Emilia nickte stumm. Seine Worte überraschten sie nicht. Er sagte es jedes Mal. Sie schaffte es einfach nicht, an nichts außer an den Kampf zu denken. Man sollte ja meinen, dass der Schmerz in ihren Knochen sie daran hinderte, an etwas anderes zu denken, jedoch stimmte das nicht. Sie konnte nicht aus ihrem Kopf verdrängen, was Viktoria, Lilien und Loan ihr erst gestern mitgeteilt hatten. Dass sie eine Erbin der Kalinor war. Diese Neuigkeit war ein Schock gewesen. Sie konnte es nicht glauben. Sie, eine Kalinor. Eine Prinzessin von Alenach. Denn die Kalinor waren gleichzeitig die Königsfamilie und Nachfolger von Vrena, einer Kriegsheldin. Und von Vrena kam ihre Macht und von den Sinaja. Emilia verstand die Geschichte nicht ganz. Die Kalinor hatten im Krieg eine wichtige Rolle gespielt, soviel kapierte sie wenigstens. Und meine Mutter war eine der mächtigsten seit Vrena, dachte das Mädchen mit grimmigem Stolz. Und ich?Werde ich auch eine gute Kalinor sein? Eine mächtige Kriegerin? Und was ist mit Mio und Rebekka? Werden sie auch kämpfen müssen? Bei dem Gedanken ans Kämpfen, nicht an Trainingsstunden mit Holzschwertern sondern ans richtige Kämpfen, wurde Emilia ganz übel. Sie wollte keine Menschen töten, auch wenn sie böse waren. Sie bezweifelte auch, dass sie es konnte.

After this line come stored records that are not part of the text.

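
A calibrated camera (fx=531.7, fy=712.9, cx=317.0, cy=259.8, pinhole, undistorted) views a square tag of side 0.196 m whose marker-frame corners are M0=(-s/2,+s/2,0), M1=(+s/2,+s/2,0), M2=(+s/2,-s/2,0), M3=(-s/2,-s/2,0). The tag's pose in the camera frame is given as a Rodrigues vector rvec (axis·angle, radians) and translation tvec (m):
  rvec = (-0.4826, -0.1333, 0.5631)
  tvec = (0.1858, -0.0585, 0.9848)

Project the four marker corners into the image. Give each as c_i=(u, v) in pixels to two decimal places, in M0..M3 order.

Intrinsics K: fx=531.7, fy=712.9, cx=317.0, cy=259.8
Marker side s = 0.196 m; corners in marker frame (Z=0):
  M0 = (-0.0980, +0.0980, 0)
  M1 = (+0.0980, +0.0980, 0)
  M2 = (+0.0980, -0.0980, 0)
  M3 = (-0.0980, -0.0980, 0)
rvec = (-0.4826, -0.1333, 0.5631), |rvec| = θ = 0.75349 rad = 43.172°
Rodrigues: sinθ=0.68419, 1−cosθ=0.27070; R = I + sinθ·[k]× + (1−cosθ)·[k]×²:
    [+0.84035 -0.48064 -0.25061]
    [+0.54198 +0.73777 +0.40242]
    [-0.00853 -0.47400 +0.88048]
t = (0.1858, -0.0585, 0.9848) m
M0: Pc = R·M0+t = (+0.05634, -0.03931, +0.93918); u = 531.7·(+0.05634)/0.93918 + 317.0 = 348.8978, v = 712.9·(-0.03931)/0.93918 + 259.8 = 229.9596
M1: Pc = R·M1+t = (+0.22105, +0.06692, +0.93751); u = 531.7·(+0.22105)/0.93751 + 317.0 = 442.3671, v = 712.9·(+0.06692)/0.93751 + 259.8 = 310.6841
M2: Pc = R·M2+t = (+0.31526, -0.07769, +1.03042); u = 531.7·(+0.31526)/1.03042 + 317.0 = 479.6739, v = 712.9·(-0.07769)/1.03042 + 259.8 = 206.0512
M3: Pc = R·M3+t = (+0.15055, -0.18392, +1.03209); u = 531.7·(+0.15055)/1.03209 + 317.0 = 394.5579, v = 712.9·(-0.18392)/1.03209 + 259.8 = 132.7626

c0=(348.90, 229.96) c1=(442.37, 310.68) c2=(479.67, 206.05) c3=(394.56, 132.76)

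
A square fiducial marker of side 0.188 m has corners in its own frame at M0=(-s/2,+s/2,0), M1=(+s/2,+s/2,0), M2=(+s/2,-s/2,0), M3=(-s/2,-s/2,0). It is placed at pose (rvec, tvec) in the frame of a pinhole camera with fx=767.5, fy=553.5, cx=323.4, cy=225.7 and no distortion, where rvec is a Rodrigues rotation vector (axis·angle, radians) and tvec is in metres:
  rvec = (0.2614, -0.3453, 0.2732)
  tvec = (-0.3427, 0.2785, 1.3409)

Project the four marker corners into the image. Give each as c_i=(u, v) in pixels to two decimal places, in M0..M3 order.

Intrinsics K: fx=767.5, fy=553.5, cx=323.4, cy=225.7
Marker side s = 0.188 m; corners in marker frame (Z=0):
  M0 = (-0.0940, +0.0940, 0)
  M1 = (+0.0940, +0.0940, 0)
  M2 = (+0.0940, -0.0940, 0)
  M3 = (-0.0940, -0.0940, 0)
rvec = (0.2614, -0.3453, 0.2732), |rvec| = θ = 0.51205 rad = 29.339°
Rodrigues: sinθ=0.48997, 1−cosθ=0.12826; R = I + sinθ·[k]× + (1−cosθ)·[k]×²:
    [+0.90516 -0.30557 -0.29547]
    [+0.21726 +0.93006 -0.29627]
    [+0.36534 +0.20398 +0.90825]
t = (-0.3427, 0.2785, 1.3409) m
M0: Pc = R·M0+t = (-0.45651, +0.34550, +1.32573); u = 767.5·(-0.45651)/1.32573 + 323.4 = 59.1153, v = 553.5·(+0.34550)/1.32573 + 225.7 = 369.9494
M1: Pc = R·M1+t = (-0.28634, +0.38635, +1.39442); u = 767.5·(-0.28634)/1.39442 + 323.4 = 165.7968, v = 553.5·(+0.38635)/1.39442 + 225.7 = 379.0574
M2: Pc = R·M2+t = (-0.22889, +0.21150, +1.35607); u = 767.5·(-0.22889)/1.35607 + 323.4 = 193.8535, v = 553.5·(+0.21150)/1.35607 + 225.7 = 312.0256
M3: Pc = R·M3+t = (-0.39906, +0.17065, +1.28738); u = 767.5·(-0.39906)/1.28738 + 323.4 = 85.4912, v = 553.5·(+0.17065)/1.28738 + 225.7 = 299.0701

c0=(59.12, 369.95) c1=(165.80, 379.06) c2=(193.85, 312.03) c3=(85.49, 299.07)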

Seit sie die Schmieden von Oragon gefunden hatten, drehte sich alles nur um Krieg. Aus den unterirdischen Werkstätten der Stadt dröhnten Hammerschläge, denn die besten Schmiede des Landes fertigten dort Rüstungen und Waffen nach der Anleitung der alten Meister aus Oragon-Metall an oder Methiain, wie es genannt wurde. Diese Anleitungen waren in große Tafeln aus Eisen graviert.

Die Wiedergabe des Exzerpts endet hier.